Best Practices Committee
January 18, 2002
Judge Vickie Hogan called the meeting to order at 9:35 a.m. Those present introduced themselves.
Mandatory Settlement Conferences
Judge Hogan asked everyone to take a moment to review Judge Castleberry's letter regarding Mandatory Settlement Conferences (MSC).
As background, Judge McKeeman offered the following. Approximately four years ago, Snohomish County commissioned a study by an independent researcher to look at the courts' caseload, specifically looking at domestic relations cases. It was determined that a small percentage of the litigants took up the most time. As a result, the cases viewed as being more involved were addressed quickly in order to work them through the system faster - MSCs were rejected.
Judge Hogan stated she had heard that some of the rural courts were very concerned that settlement conferences may become mandatory. Resources for these courts are limited, often there may only be one judge who might have a difficult time fitting in the added responsibilities or finding a judge to hear the trial if he or she heard the settlement conference.
Judge Hogan reminded those present that this is not a rule-generating committee; the mission is to recommend ways for courts to improve the administration of justice for Washington citizens.
Review of Report
The committee reviewed Ms. Pettus' report on "Best Practices for the Prompt Resolution of Dissolution Cases." After some discussion, the committee agreed that the literature does not support MSC, the data is inconclusive, and there are inherent problems with the data.
A middle ground approach was suggested - don't make settlement conferences mandatory, but do make available the best practices of those that currently have mandatory settlement conferences.
Judge Fritzler suggested that counties provide, on an optional basis, alternative dispute resolution when needed. He also commented that counties are going through a lot of changes right now and standards needed to be encouraged.
The committee's consensus was that settlement conferences should be optional for counties. Ms. Pettus, with Ms. Williams' assistance, will draft information of what does and doesn't appear to work in different counties. This information will then be disseminated to the counties and will be available on the court's website.

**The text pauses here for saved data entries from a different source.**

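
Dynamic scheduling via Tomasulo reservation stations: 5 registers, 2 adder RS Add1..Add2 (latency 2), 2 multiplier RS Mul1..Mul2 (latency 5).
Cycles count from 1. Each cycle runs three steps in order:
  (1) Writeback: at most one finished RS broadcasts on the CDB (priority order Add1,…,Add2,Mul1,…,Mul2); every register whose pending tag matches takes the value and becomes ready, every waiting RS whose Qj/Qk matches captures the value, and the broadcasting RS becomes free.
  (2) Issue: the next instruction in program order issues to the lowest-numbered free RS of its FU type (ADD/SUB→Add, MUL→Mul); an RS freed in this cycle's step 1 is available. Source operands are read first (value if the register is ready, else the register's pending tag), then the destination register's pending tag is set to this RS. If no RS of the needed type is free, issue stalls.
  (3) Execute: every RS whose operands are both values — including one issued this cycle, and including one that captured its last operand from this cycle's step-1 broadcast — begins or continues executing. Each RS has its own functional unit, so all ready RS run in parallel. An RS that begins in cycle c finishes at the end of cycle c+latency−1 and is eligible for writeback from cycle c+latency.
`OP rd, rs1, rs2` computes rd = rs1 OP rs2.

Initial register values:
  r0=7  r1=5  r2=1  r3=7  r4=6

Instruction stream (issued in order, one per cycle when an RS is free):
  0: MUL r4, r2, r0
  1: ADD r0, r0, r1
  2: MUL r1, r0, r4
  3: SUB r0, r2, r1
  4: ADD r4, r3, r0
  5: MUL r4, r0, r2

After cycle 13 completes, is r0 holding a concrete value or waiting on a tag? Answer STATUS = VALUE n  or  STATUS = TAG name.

c1: issue MUL r4<-Mul1 | r0:7,r1:5,r2:1,r3:7,r4:Mul1
c2: issue ADD r0<-Add1 | r0:Add1,r1:5,r2:1,r3:7,r4:Mul1
c3: issue MUL r1<-Mul2 | r0:Add1,r1:Mul2,r2:1,r3:7,r4:Mul1
c4: CDB Add1=12; issue SUB r0<-Add1 | r0:Add1,r1:Mul2,r2:1,r3:7,r4:Mul1
c5: issue ADD r4<-Add2 | r0:Add1,r1:Mul2,r2:1,r3:7,r4:Add2
c6: CDB Mul1=7; issue MUL r4<-Mul1 | r0:Add1,r1:Mul2,r2:1,r3:7,r4:Mul1
c7: - | r0:Add1,r1:Mul2,r2:1,r3:7,r4:Mul1
c8: - | r0:Add1,r1:Mul2,r2:1,r3:7,r4:Mul1
c9: - | r0:Add1,r1:Mul2,r2:1,r3:7,r4:Mul1
c10: - | r0:Add1,r1:Mul2,r2:1,r3:7,r4:Mul1
c11: CDB Mul2=84 | r0:Add1,r1:84,r2:1,r3:7,r4:Mul1
c12: - | r0:Add1,r1:84,r2:1,r3:7,r4:Mul1
c13: CDB Add1=-83 | r0:-83,r1:84,r2:1,r3:7,r4:Mul1

STATUS = VALUE -83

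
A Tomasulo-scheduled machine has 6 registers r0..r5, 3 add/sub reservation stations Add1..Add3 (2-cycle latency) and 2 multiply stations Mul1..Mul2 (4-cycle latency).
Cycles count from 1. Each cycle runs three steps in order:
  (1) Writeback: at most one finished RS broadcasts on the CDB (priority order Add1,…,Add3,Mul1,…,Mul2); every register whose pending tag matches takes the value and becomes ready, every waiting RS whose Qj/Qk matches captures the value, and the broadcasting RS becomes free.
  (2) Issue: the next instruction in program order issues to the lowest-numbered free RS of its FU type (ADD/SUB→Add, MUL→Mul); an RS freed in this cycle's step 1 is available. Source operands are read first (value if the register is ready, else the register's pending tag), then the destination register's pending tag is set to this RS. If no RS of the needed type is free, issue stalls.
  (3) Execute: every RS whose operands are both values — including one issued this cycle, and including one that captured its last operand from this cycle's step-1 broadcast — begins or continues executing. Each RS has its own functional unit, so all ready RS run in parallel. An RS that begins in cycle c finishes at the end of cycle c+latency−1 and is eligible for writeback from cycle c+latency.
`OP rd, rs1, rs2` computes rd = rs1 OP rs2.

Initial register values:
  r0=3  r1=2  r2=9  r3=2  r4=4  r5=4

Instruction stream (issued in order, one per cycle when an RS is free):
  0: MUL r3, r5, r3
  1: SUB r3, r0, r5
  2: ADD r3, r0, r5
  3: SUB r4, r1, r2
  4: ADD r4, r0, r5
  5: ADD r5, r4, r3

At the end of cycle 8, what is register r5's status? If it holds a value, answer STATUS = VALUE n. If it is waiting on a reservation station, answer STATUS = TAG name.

cycle 1: issue MUL r3<-Mul1 // r0:3,r1:2,r2:9,r3:Mul1,r4:4,r5:4
cycle 2: issue SUB r3<-Add1 // r0:3,r1:2,r2:9,r3:Add1,r4:4,r5:4
cycle 3: issue ADD r3<-Add2 // r0:3,r1:2,r2:9,r3:Add2,r4:4,r5:4
cycle 4: CDB Add1=-1; issue SUB r4<-Add1 // r0:3,r1:2,r2:9,r3:Add2,r4:Add1,r5:4
cycle 5: CDB Add2=7; issue ADD r4<-Add2 // r0:3,r1:2,r2:9,r3:7,r4:Add2,r5:4
cycle 6: CDB Add1=-7; issue ADD r5<-Add1 // r0:3,r1:2,r2:9,r3:7,r4:Add2,r5:Add1
cycle 7: CDB Add2=7 // r0:3,r1:2,r2:9,r3:7,r4:7,r5:Add1
cycle 8: CDB Mul1=8 // r0:3,r1:2,r2:9,r3:7,r4:7,r5:Add1

STATUS = TAG Add1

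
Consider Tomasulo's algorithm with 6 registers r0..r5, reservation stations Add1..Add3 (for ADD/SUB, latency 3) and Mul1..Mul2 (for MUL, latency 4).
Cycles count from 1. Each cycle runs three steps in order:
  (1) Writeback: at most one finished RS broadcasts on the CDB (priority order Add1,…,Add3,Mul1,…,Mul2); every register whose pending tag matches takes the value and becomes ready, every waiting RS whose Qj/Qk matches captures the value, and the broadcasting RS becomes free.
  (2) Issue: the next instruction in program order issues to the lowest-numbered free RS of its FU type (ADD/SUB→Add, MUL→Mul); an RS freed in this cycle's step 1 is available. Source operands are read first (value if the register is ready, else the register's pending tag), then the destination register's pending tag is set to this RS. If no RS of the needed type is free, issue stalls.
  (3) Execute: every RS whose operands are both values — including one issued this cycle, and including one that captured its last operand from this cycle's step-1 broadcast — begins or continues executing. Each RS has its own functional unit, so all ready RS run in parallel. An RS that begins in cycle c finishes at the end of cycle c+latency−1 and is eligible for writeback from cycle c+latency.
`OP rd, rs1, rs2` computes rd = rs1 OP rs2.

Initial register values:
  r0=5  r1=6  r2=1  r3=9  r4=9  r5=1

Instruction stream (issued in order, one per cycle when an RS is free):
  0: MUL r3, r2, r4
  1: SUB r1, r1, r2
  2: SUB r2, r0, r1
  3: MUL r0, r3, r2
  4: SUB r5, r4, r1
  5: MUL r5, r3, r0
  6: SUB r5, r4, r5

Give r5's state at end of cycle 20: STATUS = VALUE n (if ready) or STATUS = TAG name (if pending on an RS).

  c1: issue MUL r3<-Mul1  regs: r0:5,r1:6,r2:1,r3:Mul1,r4:9,r5:1
  c2: issue SUB r1<-Add1  regs: r0:5,r1:Add1,r2:1,r3:Mul1,r4:9,r5:1
  c3: issue SUB r2<-Add2  regs: r0:5,r1:Add1,r2:Add2,r3:Mul1,r4:9,r5:1
  c4: issue MUL r0<-Mul2  regs: r0:Mul2,r1:Add1,r2:Add2,r3:Mul1,r4:9,r5:1
  c5: CDB Add1=5; issue SUB r5<-Add1  regs: r0:Mul2,r1:5,r2:Add2,r3:Mul1,r4:9,r5:Add1
  c6: CDB Mul1=9; issue MUL r5<-Mul1  regs: r0:Mul2,r1:5,r2:Add2,r3:9,r4:9,r5:Mul1
  c7: issue SUB r5<-Add3  regs: r0:Mul2,r1:5,r2:Add2,r3:9,r4:9,r5:Add3
  c8: CDB Add1=4  regs: r0:Mul2,r1:5,r2:Add2,r3:9,r4:9,r5:Add3
  c9: CDB Add2=0  regs: r0:Mul2,r1:5,r2:0,r3:9,r4:9,r5:Add3
  c10: -  regs: r0:Mul2,r1:5,r2:0,r3:9,r4:9,r5:Add3
  c11: -  regs: r0:Mul2,r1:5,r2:0,r3:9,r4:9,r5:Add3
  c12: -  regs: r0:Mul2,r1:5,r2:0,r3:9,r4:9,r5:Add3
  c13: CDB Mul2=0  regs: r0:0,r1:5,r2:0,r3:9,r4:9,r5:Add3
  c14: -  regs: r0:0,r1:5,r2:0,r3:9,r4:9,r5:Add3
  c15: -  regs: r0:0,r1:5,r2:0,r3:9,r4:9,r5:Add3
  c16: -  regs: r0:0,r1:5,r2:0,r3:9,r4:9,r5:Add3
  c17: CDB Mul1=0  regs: r0:0,r1:5,r2:0,r3:9,r4:9,r5:Add3
  c18: -  regs: r0:0,r1:5,r2:0,r3:9,r4:9,r5:Add3
  c19: -  regs: r0:0,r1:5,r2:0,r3:9,r4:9,r5:Add3
  c20: CDB Add3=9  regs: r0:0,r1:5,r2:0,r3:9,r4:9,r5:9

STATUS = VALUE 9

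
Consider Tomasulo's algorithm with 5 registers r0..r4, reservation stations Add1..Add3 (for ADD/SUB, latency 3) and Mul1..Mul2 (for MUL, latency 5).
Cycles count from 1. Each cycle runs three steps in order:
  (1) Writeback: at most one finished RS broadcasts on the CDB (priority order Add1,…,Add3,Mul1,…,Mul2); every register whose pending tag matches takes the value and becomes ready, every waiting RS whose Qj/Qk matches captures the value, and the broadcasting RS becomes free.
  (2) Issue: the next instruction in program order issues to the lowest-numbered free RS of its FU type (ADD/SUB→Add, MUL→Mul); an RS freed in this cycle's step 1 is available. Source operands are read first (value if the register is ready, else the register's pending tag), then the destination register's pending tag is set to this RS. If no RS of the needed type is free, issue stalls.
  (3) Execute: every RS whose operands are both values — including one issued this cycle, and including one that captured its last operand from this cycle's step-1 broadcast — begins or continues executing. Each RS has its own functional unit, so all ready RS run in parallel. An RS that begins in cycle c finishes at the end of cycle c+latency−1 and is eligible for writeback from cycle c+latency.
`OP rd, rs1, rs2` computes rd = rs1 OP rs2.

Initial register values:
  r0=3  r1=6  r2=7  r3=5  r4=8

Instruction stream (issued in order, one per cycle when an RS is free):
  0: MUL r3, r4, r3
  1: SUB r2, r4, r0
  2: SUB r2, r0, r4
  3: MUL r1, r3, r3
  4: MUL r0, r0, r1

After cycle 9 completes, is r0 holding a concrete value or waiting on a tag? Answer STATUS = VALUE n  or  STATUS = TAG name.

cycle 1: issue MUL r3<-Mul1 // r0:3,r1:6,r2:7,r3:Mul1,r4:8
cycle 2: issue SUB r2<-Add1 // r0:3,r1:6,r2:Add1,r3:Mul1,r4:8
cycle 3: issue SUB r2<-Add2 // r0:3,r1:6,r2:Add2,r3:Mul1,r4:8
cycle 4: issue MUL r1<-Mul2 // r0:3,r1:Mul2,r2:Add2,r3:Mul1,r4:8
cycle 5: CDB Add1=5; stall // r0:3,r1:Mul2,r2:Add2,r3:Mul1,r4:8
cycle 6: CDB Add2=-5; stall // r0:3,r1:Mul2,r2:-5,r3:Mul1,r4:8
cycle 7: CDB Mul1=40; issue MUL r0<-Mul1 // r0:Mul1,r1:Mul2,r2:-5,r3:40,r4:8
cycle 8: - // r0:Mul1,r1:Mul2,r2:-5,r3:40,r4:8
cycle 9: - // r0:Mul1,r1:Mul2,r2:-5,r3:40,r4:8

STATUS = TAG Mul1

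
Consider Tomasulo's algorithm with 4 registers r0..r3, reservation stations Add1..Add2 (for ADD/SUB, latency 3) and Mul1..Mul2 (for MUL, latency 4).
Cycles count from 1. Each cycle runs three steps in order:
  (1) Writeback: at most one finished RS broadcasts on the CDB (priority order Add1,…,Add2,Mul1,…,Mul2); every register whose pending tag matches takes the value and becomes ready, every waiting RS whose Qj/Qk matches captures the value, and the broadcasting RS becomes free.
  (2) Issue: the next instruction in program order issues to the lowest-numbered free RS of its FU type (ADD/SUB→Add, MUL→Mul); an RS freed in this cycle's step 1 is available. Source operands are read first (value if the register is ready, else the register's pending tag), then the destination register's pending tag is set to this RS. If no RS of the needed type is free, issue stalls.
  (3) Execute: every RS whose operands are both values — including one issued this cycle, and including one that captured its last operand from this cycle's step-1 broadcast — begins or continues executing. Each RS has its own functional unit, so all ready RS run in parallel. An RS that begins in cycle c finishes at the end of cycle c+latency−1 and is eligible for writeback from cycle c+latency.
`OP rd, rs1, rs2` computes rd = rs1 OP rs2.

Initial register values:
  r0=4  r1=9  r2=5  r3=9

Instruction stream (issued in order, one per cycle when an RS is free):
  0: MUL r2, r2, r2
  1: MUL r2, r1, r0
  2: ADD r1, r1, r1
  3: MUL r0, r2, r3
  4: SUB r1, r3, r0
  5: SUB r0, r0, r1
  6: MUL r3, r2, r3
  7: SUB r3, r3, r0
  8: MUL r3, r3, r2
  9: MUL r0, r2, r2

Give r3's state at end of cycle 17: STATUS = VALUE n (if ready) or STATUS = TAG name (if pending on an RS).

  c1: issue MUL r2<-Mul1  regs: r0:4,r1:9,r2:Mul1,r3:9
  c2: issue MUL r2<-Mul2  regs: r0:4,r1:9,r2:Mul2,r3:9
  c3: issue ADD r1<-Add1  regs: r0:4,r1:Add1,r2:Mul2,r3:9
  c4: stall  regs: r0:4,r1:Add1,r2:Mul2,r3:9
  c5: CDB Mul1=25; issue MUL r0<-Mul1  regs: r0:Mul1,r1:Add1,r2:Mul2,r3:9
  c6: CDB Add1=18; issue SUB r1<-Add1  regs: r0:Mul1,r1:Add1,r2:Mul2,r3:9
  c7: CDB Mul2=36; issue SUB r0<-Add2  regs: r0:Add2,r1:Add1,r2:36,r3:9
  c8: issue MUL r3<-Mul2  regs: r0:Add2,r1:Add1,r2:36,r3:Mul2
  c9: stall  regs: r0:Add2,r1:Add1,r2:36,r3:Mul2
  c10: stall  regs: r0:Add2,r1:Add1,r2:36,r3:Mul2
  c11: CDB Mul1=324; stall  regs: r0:Add2,r1:Add1,r2:36,r3:Mul2
  c12: CDB Mul2=324; stall  regs: r0:Add2,r1:Add1,r2:36,r3:324
  c13: stall  regs: r0:Add2,r1:Add1,r2:36,r3:324
  c14: CDB Add1=-315; issue SUB r3<-Add1  regs: r0:Add2,r1:-315,r2:36,r3:Add1
  c15: issue MUL r3<-Mul1  regs: r0:Add2,r1:-315,r2:36,r3:Mul1
  c16: issue MUL r0<-Mul2  regs: r0:Mul2,r1:-315,r2:36,r3:Mul1
  c17: CDB Add2=639  regs: r0:Mul2,r1:-315,r2:36,r3:Mul1

STATUS = TAG Mul1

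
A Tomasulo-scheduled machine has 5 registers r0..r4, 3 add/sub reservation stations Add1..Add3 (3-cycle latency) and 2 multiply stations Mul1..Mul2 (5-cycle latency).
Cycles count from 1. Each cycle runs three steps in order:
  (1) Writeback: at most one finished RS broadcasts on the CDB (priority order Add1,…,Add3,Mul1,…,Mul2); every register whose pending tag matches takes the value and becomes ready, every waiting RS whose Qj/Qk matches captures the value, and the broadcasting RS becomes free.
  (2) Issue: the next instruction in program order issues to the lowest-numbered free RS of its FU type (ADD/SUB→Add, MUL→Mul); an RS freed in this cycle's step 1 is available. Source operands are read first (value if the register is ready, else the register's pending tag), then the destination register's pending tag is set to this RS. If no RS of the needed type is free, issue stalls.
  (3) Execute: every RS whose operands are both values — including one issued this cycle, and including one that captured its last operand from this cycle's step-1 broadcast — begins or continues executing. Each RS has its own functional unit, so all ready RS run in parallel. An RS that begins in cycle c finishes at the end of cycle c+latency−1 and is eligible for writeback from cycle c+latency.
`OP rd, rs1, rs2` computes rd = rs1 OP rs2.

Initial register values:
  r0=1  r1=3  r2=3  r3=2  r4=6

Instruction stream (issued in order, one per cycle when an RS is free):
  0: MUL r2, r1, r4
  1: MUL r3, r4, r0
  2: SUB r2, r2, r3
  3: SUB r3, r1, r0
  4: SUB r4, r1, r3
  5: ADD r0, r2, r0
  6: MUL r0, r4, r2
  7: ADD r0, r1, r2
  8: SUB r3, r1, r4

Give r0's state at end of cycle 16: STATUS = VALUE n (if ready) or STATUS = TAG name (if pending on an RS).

STATUS = VALUE 15

cycle 1: issue MUL r2<-Mul1 // r0:1,r1:3,r2:Mul1,r3:2,r4:6
cycle 2: issue MUL r3<-Mul2 // r0:1,r1:3,r2:Mul1,r3:Mul2,r4:6
cycle 3: issue SUB r2<-Add1 // r0:1,r1:3,r2:Add1,r3:Mul2,r4:6
cycle 4: issue SUB r3<-Add2 // r0:1,r1:3,r2:Add1,r3:Add2,r4:6
cycle 5: issue SUB r4<-Add3 // r0:1,r1:3,r2:Add1,r3:Add2,r4:Add3
cycle 6: CDB Mul1=18; stall // r0:1,r1:3,r2:Add1,r3:Add2,r4:Add3
cycle 7: CDB Add2=2; issue ADD r0<-Add2 // r0:Add2,r1:3,r2:Add1,r3:2,r4:Add3
cycle 8: CDB Mul2=6; issue MUL r0<-Mul1 // r0:Mul1,r1:3,r2:Add1,r3:2,r4:Add3
cycle 9: stall // r0:Mul1,r1:3,r2:Add1,r3:2,r4:Add3
cycle 10: CDB Add3=1; issue ADD r0<-Add3 // r0:Add3,r1:3,r2:Add1,r3:2,r4:1
cycle 11: CDB Add1=12; issue SUB r3<-Add1 // r0:Add3,r1:3,r2:12,r3:Add1,r4:1
cycle 12: - // r0:Add3,r1:3,r2:12,r3:Add1,r4:1
cycle 13: - // r0:Add3,r1:3,r2:12,r3:Add1,r4:1
cycle 14: CDB Add1=2 // r0:Add3,r1:3,r2:12,r3:2,r4:1
cycle 15: CDB Add2=13 // r0:Add3,r1:3,r2:12,r3:2,r4:1
cycle 16: CDB Add3=15 // r0:15,r1:3,r2:12,r3:2,r4:1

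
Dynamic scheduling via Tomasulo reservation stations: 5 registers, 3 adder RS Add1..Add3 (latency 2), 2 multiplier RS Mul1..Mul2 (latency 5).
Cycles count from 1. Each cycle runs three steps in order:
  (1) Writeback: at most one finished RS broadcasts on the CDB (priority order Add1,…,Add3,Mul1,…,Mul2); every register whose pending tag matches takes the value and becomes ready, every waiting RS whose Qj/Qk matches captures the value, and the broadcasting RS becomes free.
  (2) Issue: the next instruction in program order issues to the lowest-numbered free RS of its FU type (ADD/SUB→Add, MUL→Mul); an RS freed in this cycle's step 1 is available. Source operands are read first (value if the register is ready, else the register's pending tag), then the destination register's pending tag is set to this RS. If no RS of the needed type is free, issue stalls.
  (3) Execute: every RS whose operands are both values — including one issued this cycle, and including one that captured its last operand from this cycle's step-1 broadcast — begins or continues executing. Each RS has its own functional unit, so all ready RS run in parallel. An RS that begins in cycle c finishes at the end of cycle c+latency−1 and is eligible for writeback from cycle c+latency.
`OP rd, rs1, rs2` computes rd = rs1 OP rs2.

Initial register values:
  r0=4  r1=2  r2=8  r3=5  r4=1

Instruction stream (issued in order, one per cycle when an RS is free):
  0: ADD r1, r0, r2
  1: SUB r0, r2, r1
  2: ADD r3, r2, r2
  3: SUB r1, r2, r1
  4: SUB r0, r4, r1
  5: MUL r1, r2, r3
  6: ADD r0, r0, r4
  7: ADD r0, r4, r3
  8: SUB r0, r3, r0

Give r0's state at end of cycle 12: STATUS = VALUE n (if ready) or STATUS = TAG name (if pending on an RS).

cycle 1: issue ADD r1<-Add1 // r0:4,r1:Add1,r2:8,r3:5,r4:1
cycle 2: issue SUB r0<-Add2 // r0:Add2,r1:Add1,r2:8,r3:5,r4:1
cycle 3: CDB Add1=12; issue ADD r3<-Add1 // r0:Add2,r1:12,r2:8,r3:Add1,r4:1
cycle 4: issue SUB r1<-Add3 // r0:Add2,r1:Add3,r2:8,r3:Add1,r4:1
cycle 5: CDB Add1=16; issue SUB r0<-Add1 // r0:Add1,r1:Add3,r2:8,r3:16,r4:1
cycle 6: CDB Add2=-4; issue MUL r1<-Mul1 // r0:Add1,r1:Mul1,r2:8,r3:16,r4:1
cycle 7: CDB Add3=-4; issue ADD r0<-Add2 // r0:Add2,r1:Mul1,r2:8,r3:16,r4:1
cycle 8: issue ADD r0<-Add3 // r0:Add3,r1:Mul1,r2:8,r3:16,r4:1
cycle 9: CDB Add1=5; issue SUB r0<-Add1 // r0:Add1,r1:Mul1,r2:8,r3:16,r4:1
cycle 10: CDB Add3=17 // r0:Add1,r1:Mul1,r2:8,r3:16,r4:1
cycle 11: CDB Add2=6 // r0:Add1,r1:Mul1,r2:8,r3:16,r4:1
cycle 12: CDB Add1=-1 // r0:-1,r1:Mul1,r2:8,r3:16,r4:1

STATUS = VALUE -1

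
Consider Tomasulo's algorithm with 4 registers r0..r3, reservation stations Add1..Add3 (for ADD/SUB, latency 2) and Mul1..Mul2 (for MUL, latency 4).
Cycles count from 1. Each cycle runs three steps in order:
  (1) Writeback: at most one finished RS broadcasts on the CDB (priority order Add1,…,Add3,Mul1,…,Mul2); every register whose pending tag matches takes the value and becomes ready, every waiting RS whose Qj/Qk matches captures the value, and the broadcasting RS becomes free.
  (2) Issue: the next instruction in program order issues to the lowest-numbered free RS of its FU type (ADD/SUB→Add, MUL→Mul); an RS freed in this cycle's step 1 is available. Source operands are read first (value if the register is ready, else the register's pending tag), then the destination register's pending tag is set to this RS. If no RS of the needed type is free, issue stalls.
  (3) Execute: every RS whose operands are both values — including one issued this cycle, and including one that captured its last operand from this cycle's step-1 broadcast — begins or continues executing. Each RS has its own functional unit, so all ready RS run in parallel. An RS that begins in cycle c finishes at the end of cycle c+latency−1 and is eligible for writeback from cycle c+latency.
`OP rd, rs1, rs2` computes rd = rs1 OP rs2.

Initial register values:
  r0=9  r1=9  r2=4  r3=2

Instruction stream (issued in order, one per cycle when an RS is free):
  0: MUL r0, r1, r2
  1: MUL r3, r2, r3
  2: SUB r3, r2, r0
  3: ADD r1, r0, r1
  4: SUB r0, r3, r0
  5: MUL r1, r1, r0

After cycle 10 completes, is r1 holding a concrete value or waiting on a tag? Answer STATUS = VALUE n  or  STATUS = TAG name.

STATUS = TAG Mul1

  c1: issue MUL r0<-Mul1  regs: r0:Mul1,r1:9,r2:4,r3:2
  c2: issue MUL r3<-Mul2  regs: r0:Mul1,r1:9,r2:4,r3:Mul2
  c3: issue SUB r3<-Add1  regs: r0:Mul1,r1:9,r2:4,r3:Add1
  c4: issue ADD r1<-Add2  regs: r0:Mul1,r1:Add2,r2:4,r3:Add1
  c5: CDB Mul1=36; issue SUB r0<-Add3  regs: r0:Add3,r1:Add2,r2:4,r3:Add1
  c6: CDB Mul2=8; issue MUL r1<-Mul1  regs: r0:Add3,r1:Mul1,r2:4,r3:Add1
  c7: CDB Add1=-32  regs: r0:Add3,r1:Mul1,r2:4,r3:-32
  c8: CDB Add2=45  regs: r0:Add3,r1:Mul1,r2:4,r3:-32
  c9: CDB Add3=-68  regs: r0:-68,r1:Mul1,r2:4,r3:-32
  c10: -  regs: r0:-68,r1:Mul1,r2:4,r3:-32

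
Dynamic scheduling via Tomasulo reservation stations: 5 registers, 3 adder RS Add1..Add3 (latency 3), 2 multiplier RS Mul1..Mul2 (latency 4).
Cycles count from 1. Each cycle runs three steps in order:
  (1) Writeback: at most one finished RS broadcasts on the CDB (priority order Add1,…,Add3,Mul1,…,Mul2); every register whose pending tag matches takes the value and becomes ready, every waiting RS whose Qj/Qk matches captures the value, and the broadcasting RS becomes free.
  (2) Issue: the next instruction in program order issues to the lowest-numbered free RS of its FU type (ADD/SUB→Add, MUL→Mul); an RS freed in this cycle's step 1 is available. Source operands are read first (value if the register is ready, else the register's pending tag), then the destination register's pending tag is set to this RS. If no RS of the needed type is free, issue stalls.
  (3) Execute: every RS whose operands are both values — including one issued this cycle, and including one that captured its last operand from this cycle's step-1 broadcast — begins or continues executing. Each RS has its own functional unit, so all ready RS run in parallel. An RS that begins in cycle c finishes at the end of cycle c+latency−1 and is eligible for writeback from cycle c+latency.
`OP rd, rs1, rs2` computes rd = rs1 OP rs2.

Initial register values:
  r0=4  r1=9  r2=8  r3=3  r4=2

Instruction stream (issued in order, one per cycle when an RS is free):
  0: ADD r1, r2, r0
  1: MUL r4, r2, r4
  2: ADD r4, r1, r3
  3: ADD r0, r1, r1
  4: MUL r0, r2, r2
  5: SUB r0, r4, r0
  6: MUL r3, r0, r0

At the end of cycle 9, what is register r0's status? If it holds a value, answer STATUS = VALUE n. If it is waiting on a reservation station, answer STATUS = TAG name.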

The list of potential project areas was discussed. It was agreed to drop Specialized Courts off the list; there is already a committee working on Jury Management; and it was noted that Access to Justice is working on Facilitators. Following are the suggestions of additions to the potential project areas.
Educating the Community (on the legal system)
Evaluate what courts do in their evaluation process when they try new practices
Enforcing Court Orders
The committee decided to look into Universal Cashiering - it's timely, Senator Kline is endorsing a bill on this subject.
The National Center for State Courts has produced information on court-collected funds, the more important information will be sent to members of the committee. Before the committee goes forward with this project, we need to see what other states are doing.
The next meeting is scheduled for Friday, March 29, 2002 at 9:30 a.m. The meeting will again be held in Tacoma at the Court of Appeals.